Bermudez J L, Chambers J P, Rizopoulos E, Kumar P, Valdes J J, Martinez A O
Brain Research Laboratory of Biochemistry, University of Texas, San Antonio.
Cell Calcium. 1989 May-Jun;10(4):181-7. doi: 10.1016/0143-4160(89)90001-8.
The Ca2+-stimulated, Mg2+-dependent ATPase of SV40 transformed WI38 lung fibroblast homogenates exhibits a high affinity for Ca2+ (K0.5 = 0.20 microM) and moderately high affinity for ATP (Km = 28.6 microM) and Mg2+ (K0.5 = 138.5 microM). This activity was NaN3, KCN and oligomycin insensitive but very sensitive to vanadate (I50 = 0.5 microM) suggesting its being neither mitochondrial or microsomal but plasma membrane in origin. Under optimal conditions of protein, hydrogen ion and substrate concentration, 16-19 nmoles phosphate was released per min per mg protein. Hill plot analysis indicated no cooperativity to occur between Ca2+ binding sites. Nucleotides other than ATP and dATP were ineffective as substrates. The trivalent cation, lanthanum (La3+) completely inhibited hydrolysis of ATP at approximately 70 microM (I50 = 25 microM). Calmodulin antagonists trifluoperazine and calmidazolium inhibited ATP hydrolysis in a dose dependent fashion.

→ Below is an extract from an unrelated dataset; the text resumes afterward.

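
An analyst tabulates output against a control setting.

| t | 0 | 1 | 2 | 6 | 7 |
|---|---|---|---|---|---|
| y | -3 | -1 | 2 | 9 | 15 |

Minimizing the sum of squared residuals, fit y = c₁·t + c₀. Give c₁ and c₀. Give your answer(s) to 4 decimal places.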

SV40 转化的 WI38 肺成纤维细胞匀浆中 Ca2+ 刺激的、Mg2+ 依赖的 ATP 酶对 Ca2+ 具有高亲和力(K0.5 = 0.20 微摩尔),对 ATP(Km = 28.6 微摩尔)和 Mg2+(K0.5 = 138.5 微摩尔)具有中等程度的高亲和力。该活性对叠氮化钠、氰化钾和寡霉素不敏感,但对钒酸盐非常敏感(I50 = 0.5 微摩尔),这表明其起源既不是线粒体也不是微粒体,而是质膜。在蛋白质、氢离子和底物浓度的最佳条件下,每毫克蛋白质每分钟释放 16 - 19 纳摩尔磷酸盐。希尔图分析表明 Ca2+ 结合位点之间不存在协同作用。除 ATP 和 dATP 外的核苷酸作为底物无效。三价阳离子镧(La3+)在约 70 微摩尔(I50 = 25 微摩尔)时完全抑制 ATP 的水解。钙调蛋白拮抗剂三氟拉嗪和氯米帕明以剂量依赖方式抑制 ATP 水解。